LA FUERZA DE LOS SENTIMIENTOS, LA FUERZA DE LA VOLUNTAD

Elizabete Bengoetxea
Estamos viviendo una época en la que todo parece girar en torno a los sentimientos. Los sentimientos son los que marcan la pauta de conducta y así en función de ellos hacemos una cosa u otra, enjuiciamos hechos y relaciones, nos comprometemos y nos dejamos de comprometer… “Siento “ o “ya no siento” parecen haberse convertido en “verdades objetivas”, y “el me apetece” o “no me apetece” en criterio suficiente para tomar decisiones serias en nuestra vida y en nuestro funcionar cotidiano.

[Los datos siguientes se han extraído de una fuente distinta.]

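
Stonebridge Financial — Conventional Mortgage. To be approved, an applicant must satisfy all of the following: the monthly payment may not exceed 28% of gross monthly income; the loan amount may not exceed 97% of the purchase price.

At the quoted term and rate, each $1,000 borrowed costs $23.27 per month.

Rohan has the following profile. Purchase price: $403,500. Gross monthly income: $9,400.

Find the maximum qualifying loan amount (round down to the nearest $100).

$113,100

Payment cap: 28% × $9,400 = $2,632/month.
At $23.27 per $1,000, that supports 2,632/23.27 × 1,000 ≈ $113,107 → $113,100.
LTV cap: 97% × $403,500 = $391,395 → $391,300.
Binding constraint: payment-to-income.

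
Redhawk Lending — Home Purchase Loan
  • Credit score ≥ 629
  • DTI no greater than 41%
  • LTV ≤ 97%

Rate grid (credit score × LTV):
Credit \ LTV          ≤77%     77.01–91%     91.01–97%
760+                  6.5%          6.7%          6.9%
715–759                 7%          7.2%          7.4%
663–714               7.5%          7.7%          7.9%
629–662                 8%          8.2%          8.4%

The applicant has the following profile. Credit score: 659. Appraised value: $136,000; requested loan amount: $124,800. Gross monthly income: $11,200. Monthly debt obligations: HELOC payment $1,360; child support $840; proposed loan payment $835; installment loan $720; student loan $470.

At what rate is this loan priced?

Credit score 659 ≥ 629; Total monthly debts = (1,360 + 840 + 835 + 720 + 470) = 4,225. Debt-to-income = 4,225/11,200 = 37.7% — meets 41% limit
LTV = 124,800/136,000 = 91.8% ≤ 97%
Row: 659 falls in 629–662. Column: 91.8% falls in 91.01–97%. Rate = 8.4%.

8.4%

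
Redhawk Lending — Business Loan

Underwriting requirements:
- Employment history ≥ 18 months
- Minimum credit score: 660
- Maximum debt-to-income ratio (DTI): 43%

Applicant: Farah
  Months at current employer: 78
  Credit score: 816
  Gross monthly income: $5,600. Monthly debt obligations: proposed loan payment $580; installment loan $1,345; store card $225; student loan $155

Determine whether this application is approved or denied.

Approved

Employment 78 ≥ 18 months
Credit score 816 ≥ 660 (meets)
Total monthly debts = (580 + 1,345 + 225 + 155) = 2,305. DTI = 2,305/5,600 = 41.2% ≤ 43%
All criteria satisfied.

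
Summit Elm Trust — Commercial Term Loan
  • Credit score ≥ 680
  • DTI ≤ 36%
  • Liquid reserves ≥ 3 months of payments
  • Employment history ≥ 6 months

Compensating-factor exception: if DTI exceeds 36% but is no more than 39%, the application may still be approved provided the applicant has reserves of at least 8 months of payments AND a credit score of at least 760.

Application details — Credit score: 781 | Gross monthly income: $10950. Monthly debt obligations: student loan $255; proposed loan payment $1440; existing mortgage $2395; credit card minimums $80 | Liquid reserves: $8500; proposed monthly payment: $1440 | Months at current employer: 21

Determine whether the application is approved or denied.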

Como dice J.R Ayllón, la cultura grecorromana entendió al hombre como animal racional y social, y como tal lo educó. Lo que apenas dijeron Grecia y Roma es que el ser humano es también esencialmente sentimental. Y es que dentro de la persona bullen un tropel de sentimientos positivos y negativos que pueden ser pasajeros o realmente convertirse en verdaderas pasiones que son las que a lo largo de la historia han desencadenado verdaderos desastres como la persecución nazi, pero también verdaderas y maravillosas hazañas a favor de la humanidad. Efectivamente, minusvalorar los sentimientos en la persona sería no entender lo que es la persona y lo que muchas veces le mueve a actuar. De ahí que una cultura que realmente despreciara el papel de los sentimientos, o no les diera la importancia que tienen en la vida real, sería poco acertada.

El arte de educar es inviable sin una carga afectiva positiva. Educar requiere amar, mostrar cariño y afecto. No hay nada que nos llene y nos satisfaga más que el querer y el sentirnos queridos; y por el contrario nos resistimos a obedecer y secundar ordenes de personas que nos muestran o nos han mostrado poco cariño . De ahí que uno de los mayores retos de los padres y profesores, y clave para una bien lograda educación es éste: saber exigir con afecto.

Pero como hemos dicho, aunque el afecto es imprescindible para educar también lo es la exigencia. Sin exigencia no hay forma de madurar, ni alcanzar la libertad que toda persona desea, ya que para ser libre hemos de ser capaces de hacer lo que nos proponemos y para ello se requiere voluntad.

Como hace poco le oí comentar a JM Contreras en una sesión para profesores en Ayalde, la voluntad es como un músculo que hay que ejercitar. Quien no lo ha ejercitado desde pequeño lo tiene francamente más difícil ya que cualquier cosa que exija el mínimo esfuerzo le parecerá una odisea y se vendrá abajo a la mínima de cambio; sin embargo quien la haya ejercitado verá el esfuerzo como algo más natural, sin demasiado dramatismo. Por eso el facilitar demasiado las cosas a los hijos, el darles todo hecho, el evitarles todo tipo de sufrimientos e incomodidades en la vida impide que los hijos desarrollen el músculo de la voluntad y por lo tanto los hacemos más flojos, más débiles, menos libres para poder llevar a la práctica sus objetivos y metas en la vida a corto y largo plazo.

Los que nos dedicamos a la educación lo experimentamos cada día en las aulas y tutorías con nuestros alumnos: aquellos alumnos que han sido educados entre algodones y caprichos, hacen siempre lo que les apetece, tienen dinero fácil y no demasiadas responsabilidades, son alumnos frágiles que se desmoronan fácilmente ante el mínimo esfuerzo en sus estudios, porque lógicamente, atender, profundizar, memorizar habitualmente no apetecen. Y es que además del afecto de los padres y profesores, la persona necesita ir ejercitando la voluntad para poder madurar adecuadamente y ser fuerte ante la vida. Aunque los medios nos intentan vender que la vida es de color de rosa, lo tenemos bien experimentado que la vida real no es así, por lo tanto hay que proporcionar a los hijos las herramientas útiles para tener éxito en la vida real.

Lógicamente exigir conlleva esfuerzo, sufrimiento, es cansado; por eso en una cultura en la que priman excesivamente los sentimientos como criterio de conducta, en la que la norma es hacer lo que a uno le apetece en cada momento, exigir no está de moda y sin embargo es el único camino para que los hijos puedan madurar, ser dueños de su vida y capaces de usar bien su libertad. El afecto sin exigencia es tan dañino como la exigencia sin afecto, y ambas son deformaciones peligrosas del amor verdadero.